Education in Alaska

I am a proud product of our Fairbanks school system, and today I work for our educators across Alaska at the National Educators Association. I am dedicated to their success, and the success of our students. While working for the NEA, I have traveled across Alaska, from Fairbanks to Utqiagvik, from Galena to Nenana, and I’ve seen the state our schools are in and the affect lower funding has on our rural, urban, and local schools.

Working for Alaska’s educators, I’ve seen the all too rapid turnover of our teachers. Less than 30% of the new teachers hired each year are educated here in Alaska; the rest are from Outside. We must prioritize training our own educators, so that we can stem the turnover, and keep our best and brightest here in our state doing this important work.

Our schools and students are too important to allow them to be a political football.
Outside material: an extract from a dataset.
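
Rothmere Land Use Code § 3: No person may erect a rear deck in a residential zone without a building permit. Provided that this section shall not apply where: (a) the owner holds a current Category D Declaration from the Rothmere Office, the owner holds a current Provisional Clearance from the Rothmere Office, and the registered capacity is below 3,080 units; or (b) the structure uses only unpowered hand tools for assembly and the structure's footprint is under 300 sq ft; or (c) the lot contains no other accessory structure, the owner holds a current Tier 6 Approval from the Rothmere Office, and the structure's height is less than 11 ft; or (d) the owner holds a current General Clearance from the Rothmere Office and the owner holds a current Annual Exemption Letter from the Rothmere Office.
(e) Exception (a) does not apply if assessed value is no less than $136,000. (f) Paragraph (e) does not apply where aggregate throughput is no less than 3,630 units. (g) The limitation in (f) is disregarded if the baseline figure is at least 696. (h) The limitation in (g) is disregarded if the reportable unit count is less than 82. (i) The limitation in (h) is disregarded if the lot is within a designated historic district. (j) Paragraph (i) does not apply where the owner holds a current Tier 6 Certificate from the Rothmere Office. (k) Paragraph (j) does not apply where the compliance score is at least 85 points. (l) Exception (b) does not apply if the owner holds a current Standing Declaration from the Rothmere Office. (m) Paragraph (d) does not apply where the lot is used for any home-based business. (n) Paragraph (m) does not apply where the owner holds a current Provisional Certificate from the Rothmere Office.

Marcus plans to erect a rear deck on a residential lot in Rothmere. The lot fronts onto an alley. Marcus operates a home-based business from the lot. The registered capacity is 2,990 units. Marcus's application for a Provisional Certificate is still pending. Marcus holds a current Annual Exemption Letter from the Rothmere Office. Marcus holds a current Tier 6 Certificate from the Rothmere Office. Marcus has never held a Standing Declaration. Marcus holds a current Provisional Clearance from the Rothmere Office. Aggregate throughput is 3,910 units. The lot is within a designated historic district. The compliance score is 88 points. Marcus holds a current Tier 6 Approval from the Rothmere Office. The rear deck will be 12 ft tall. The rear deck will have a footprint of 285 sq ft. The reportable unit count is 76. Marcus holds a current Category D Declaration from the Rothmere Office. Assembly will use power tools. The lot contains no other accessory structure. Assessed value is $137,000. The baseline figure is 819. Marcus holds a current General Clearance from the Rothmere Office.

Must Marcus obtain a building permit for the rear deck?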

As legislators we cannot assume that we know all the answers to what is needed in our classrooms. We must ask those who are on the front lines what they need in the classrooms. This includes our educators, parents, and students. From testing requirements, to funding needs to training; if we ask and listen first, we’ll have a great start on giving our children the education they deserve.

While we must work tirelessly to improve our K-12 schools, we also need to recognize that early childhood education is the key to giving our students the start they need. But it doesn’t stop there. Alaska must restore the cuts to our university system so it can continue to be the international leader that it has been and continue to educate generations of Alaskans.